Em outro HC, relatado no STJ pelo ministro Hamilton Carvalhido, ficou decidido: "Opostos embargos declaratórios ao acórdão estadual, tem-se por não exauridas as instâncias ordinárias, possibilitando-se ao réu o direito de aguardar, em liberdade, o julgamento do apelo integrativo.2. Ordem concedida para assegurar à paciente o direito de, em liberdade, aguardar o julgamento dos embargos de declaração opostos". E não é só. Em infrações afiançáveis, o acusado poderá e poderia prestar fiança para permanecer solto até o efetivo trânsito em julgado, na forma do que estabelece o artigo 334 do Código de Processo Penal - A fiança poderá ser prestada enquanto não transitar em julgado a sentença condenatória".

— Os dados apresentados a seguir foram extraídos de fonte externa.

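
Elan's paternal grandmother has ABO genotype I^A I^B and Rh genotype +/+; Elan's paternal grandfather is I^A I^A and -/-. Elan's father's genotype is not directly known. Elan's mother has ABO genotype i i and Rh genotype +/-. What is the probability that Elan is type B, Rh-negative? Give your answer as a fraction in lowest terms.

1/16

Elan's father's ABO genotype from I^A I^B × I^A I^A: 1/2 I^A I^A, 1/2 I^A I^B.
Crossing each possibility with the mother i i and summing P(type B): 1/2·0 + 1/2·1/2 = 1/4.
Similarly for Rh via the father's Rh distribution: P(Rh-) = 1/4.
Independent loci: 1/4 × 1/4 = 1/16.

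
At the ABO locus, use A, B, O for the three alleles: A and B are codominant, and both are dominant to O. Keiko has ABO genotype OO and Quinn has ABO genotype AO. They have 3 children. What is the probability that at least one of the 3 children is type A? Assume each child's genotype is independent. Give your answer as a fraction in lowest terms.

ABO cross OO × AO → 1/2 O, 1/2 A.
So P(type A) = 1/2 per child.
P(none) = (1/2)^3 = 1/8; P(at least one) = 1 − 1/8 = 7/8.

7/8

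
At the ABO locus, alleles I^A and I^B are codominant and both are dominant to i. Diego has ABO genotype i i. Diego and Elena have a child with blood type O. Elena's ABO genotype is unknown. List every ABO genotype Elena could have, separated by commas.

For each candidate genotype of Elena, check whether crossing it with i i can produce every observed child phenotype.
  I^A I^A → possible child types {A} ✗
  I^A I^B → possible child types {A, B} ✗
  I^A i → possible child types {O, A} ✓
  I^B I^B → possible child types {B} ✗
  I^B i → possible child types {O, B} ✓
  i i → possible child types {O} ✓

I^A i, I^B i, i i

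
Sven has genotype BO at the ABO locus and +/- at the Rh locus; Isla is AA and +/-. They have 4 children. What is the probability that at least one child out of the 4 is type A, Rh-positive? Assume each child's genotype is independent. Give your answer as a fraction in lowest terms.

ABO cross BO × AA → 1/2 A, 1/2 AB.
Rh cross +/- × +/- → 3/4 Rh+, 1/4 Rh-; so P(type A, Rh-positive) = 1/2 × 3/4 = 3/8 per child.
P(none) = (5/8)^4 = 625/4096; P(at least one) = 1 − 625/4096 = 3471/4096.

3471/4096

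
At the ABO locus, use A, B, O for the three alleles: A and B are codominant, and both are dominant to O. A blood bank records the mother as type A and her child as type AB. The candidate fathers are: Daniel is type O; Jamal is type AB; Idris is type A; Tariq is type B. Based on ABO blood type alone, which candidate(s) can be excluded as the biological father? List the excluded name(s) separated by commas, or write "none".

A candidate is excluded only if no genotype consistent with his phenotype could produce a type AB child with a type A mother.
Daniel (type O): no genotype consistent with that phenotype can produce a type-AB child with a type-A mother.
Idris (type A): no genotype consistent with that phenotype can produce a type-AB child with a type-A mother.

Daniel, Idris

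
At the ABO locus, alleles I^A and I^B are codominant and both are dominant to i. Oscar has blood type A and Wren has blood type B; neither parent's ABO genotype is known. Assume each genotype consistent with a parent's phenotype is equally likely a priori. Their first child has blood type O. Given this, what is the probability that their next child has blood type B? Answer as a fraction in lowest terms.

1/4

Possible genotypes: Oscar ∈ {I^A I^A, I^A i}; Wren ∈ {I^B I^B, I^B i}.
Weight each parental genotype pair by prior × P(type-O child):
  I^A i × I^B i: posterior weight 1; P(next child type B) = 1/4.
Weighted sum = 1/4.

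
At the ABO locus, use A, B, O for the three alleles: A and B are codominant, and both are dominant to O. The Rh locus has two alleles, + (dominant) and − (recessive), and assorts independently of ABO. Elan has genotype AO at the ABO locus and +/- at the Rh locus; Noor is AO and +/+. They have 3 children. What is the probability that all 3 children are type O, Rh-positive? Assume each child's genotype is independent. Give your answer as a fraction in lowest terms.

1/64

ABO cross AO × AO → 1/4 O, 3/4 A.
Rh cross +/- × +/+ → 1 Rh+; so P(type O, Rh-positive) = 1/4 × 1 = 1/4 per child.
All 3 independent: (1/4)^3 = 1/64.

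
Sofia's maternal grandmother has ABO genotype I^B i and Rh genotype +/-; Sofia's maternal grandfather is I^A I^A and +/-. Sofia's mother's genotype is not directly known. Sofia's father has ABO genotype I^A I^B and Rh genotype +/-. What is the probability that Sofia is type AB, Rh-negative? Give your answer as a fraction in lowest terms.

3/32

Sofia's mother's ABO genotype from I^B i × I^A I^A: 1/2 I^A I^B, 1/2 I^A i.
Crossing each possibility with the father I^A I^B and summing P(type AB): 1/2·1/2 + 1/2·1/4 = 3/8.
Similarly for Rh via the mother's Rh distribution: P(Rh-) = 1/4.
Independent loci: 3/8 × 1/4 = 3/32.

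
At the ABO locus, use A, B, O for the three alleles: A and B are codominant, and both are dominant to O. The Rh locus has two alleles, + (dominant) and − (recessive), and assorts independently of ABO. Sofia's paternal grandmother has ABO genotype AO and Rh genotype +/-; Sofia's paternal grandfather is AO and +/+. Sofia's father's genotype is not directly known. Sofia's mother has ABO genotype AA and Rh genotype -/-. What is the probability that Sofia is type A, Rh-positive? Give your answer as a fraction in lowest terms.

Sofia's father's ABO genotype from AO × AO: 1/4 AA, 1/2 AO, 1/4 OO.
Crossing each possibility with the mother AA and summing P(type A): 1/4·1 + 1/2·1 + 1/4·1 = 1.
Similarly for Rh via the father's Rh distribution: P(Rh+) = 3/4.
Independent loci: 1 × 3/4 = 3/4.

3/4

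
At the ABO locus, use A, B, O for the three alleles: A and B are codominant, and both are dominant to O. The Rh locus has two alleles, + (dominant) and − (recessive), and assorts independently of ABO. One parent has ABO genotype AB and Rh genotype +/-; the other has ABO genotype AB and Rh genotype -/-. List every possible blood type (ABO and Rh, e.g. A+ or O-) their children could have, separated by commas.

A+, A-, B+, B-, AB+, AB-

Gametes from AB × AB give offspring ABO genotypes AA, AB, BB, i.e. phenotypes A, B, AB.
Rh cross +/- × -/- → phenotypes Rh+, Rh-.
Combining independently: A+, A-, B+, B-, AB+, AB-.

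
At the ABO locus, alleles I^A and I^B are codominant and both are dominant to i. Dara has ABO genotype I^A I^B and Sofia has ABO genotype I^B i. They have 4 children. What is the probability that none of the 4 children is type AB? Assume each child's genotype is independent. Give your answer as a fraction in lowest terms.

ABO cross I^A I^B × I^B i → 1/4 A, 1/2 B, 1/4 AB.
So P(type AB) = 1/4 per child.
P(not type AB) = 3/4 for one child; (3/4)^4 = 81/256.

81/256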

É importante salientar, ainda, que como toda decisão judicial deve ser fundamentada (art.,93, inciso IX da Constituição Federal), não se pode instituir, substituindo o legislador pátrio, novamente a já derrogada imposição de prisão obrigatória. Ausente a correta motivação, ainda que em julgamento de segundo grau, o recurso confirmatório da responsabilidade jamais poderá admitir como válida e idônea a imposição excepcional privativa de liberdade. Inadmissível seria a prisão até por suas drásticas consequências, sem a necessária fundamentação.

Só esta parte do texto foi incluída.